I recently read a brief editorial bemoaning action sequences in American films, and that they’re truly just filler at this point. That, however magnificently they’re executed on screen, there’s rarely anything of consequence or needed for actual story / character development that occurs. In ‘Fury Road,’ after a short and grizzled opening statement and still looking-at-the-landscape shot that sets the blinding yellow color palette and survival tone for the film, Max (we presume) gets in his car and takes off into the distance, soon followed by a huge band of pursuers. Ah, our opening chase. And director George Miller absolutely cranks it into the most insane possible gear, with a frame rate like that of Neveldine / Taylor’s ‘Crank’ but, as Max is beaten and pushed and pulled and drives and runs and past nightmares are chopped up and edited into the batch and thrown at the screen with the same intensity, the film (and music, an excellent score by Junkie XL) establish an intensity – visceral, nail-baiting, breathless – that’s far and beyond the simple visual bravado of ‘Crank.’ It’s a while before this opening sequence settles down, but by the time it does, Miller has already established an insane amount of stage setting and world-building without having to say a word. ‘Mad Max’ helped define the post-apocalyptic genre, and its somehow doing the same thing again after the tons and tons of movies that followed in the original’s wake.
Even though ‘Fury Road’ isn’t a film that hangs on twists, to say more about the Whats and Whys at this point would give away some of the earned revelations in the story, which are important. Yes, the world of Max still churns on water and supply shortage, and so the society of which Max becomes a prisoner is slaved by a crazed warlord who controls such things, and who whips his people into a frenzy to sup of those supplies, or to go hunt for more… but there’s more to the story, just thumping ‘neath the surface – some interesting gender commentary, as suggested by the Ebert review – and all of it as impressively wended into the fairly non-stop action as in that opening scene.

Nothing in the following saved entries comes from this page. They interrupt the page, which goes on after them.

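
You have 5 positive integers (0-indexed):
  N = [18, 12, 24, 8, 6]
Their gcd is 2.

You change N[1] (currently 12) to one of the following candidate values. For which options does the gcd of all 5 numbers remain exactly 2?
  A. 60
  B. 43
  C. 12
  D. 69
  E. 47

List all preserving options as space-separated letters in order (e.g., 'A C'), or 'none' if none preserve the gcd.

Old gcd = 2; gcd of others (without N[1]) = 2
New gcd for candidate v: gcd(2, v). Preserves old gcd iff gcd(2, v) = 2.
  Option A: v=60, gcd(2,60)=2 -> preserves
  Option B: v=43, gcd(2,43)=1 -> changes
  Option C: v=12, gcd(2,12)=2 -> preserves
  Option D: v=69, gcd(2,69)=1 -> changes
  Option E: v=47, gcd(2,47)=1 -> changes

Answer: A C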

The movie does boil down to a chase, stopping and starting and stopping and starting in the dessert, and circumstance puts Max (Tom Hardy) and Furiosa (Charlize Theron) on the same path. The production design – by comic genius Brendan McCarthy – is insane, and horrific, and inventive – and the flick manages to never be boring or suffer from a need to one-up itself constantly as each scene is fully realized: action logistics considered, pacing and framing considered, and etcetera.
There’s just so much to admire here. As with Mad Max, on the one hand, so much of this seems like a conventional genre flick, but on the other hand, so, so much of it goes against form, and it’s a beautiful thing. So to answer my original question: yes, an action movie nowadays can still blow your mind, and it doesn’t have to be a billion dollar blockbuster, or have some kind of dumb “hook” plot that reads wacky on paper. Just tell a story, and find the right way to tell it. ‘Fury Road’s way is a furious, on-the-move frenzy.
Update 02.05.2017: Blu-ray notes – while it’s a bummer that there’s no commentary on the disc, there are plenty of extras, beyond the usual making-of, that detail the actors, and cars, and environments, with minimal crossover of footage. It definitely covers most of what you would get from a commentary, so it balances out. And each extra is an appropriate length – about 20 minutes – making it definitely bonus content and not just scraps.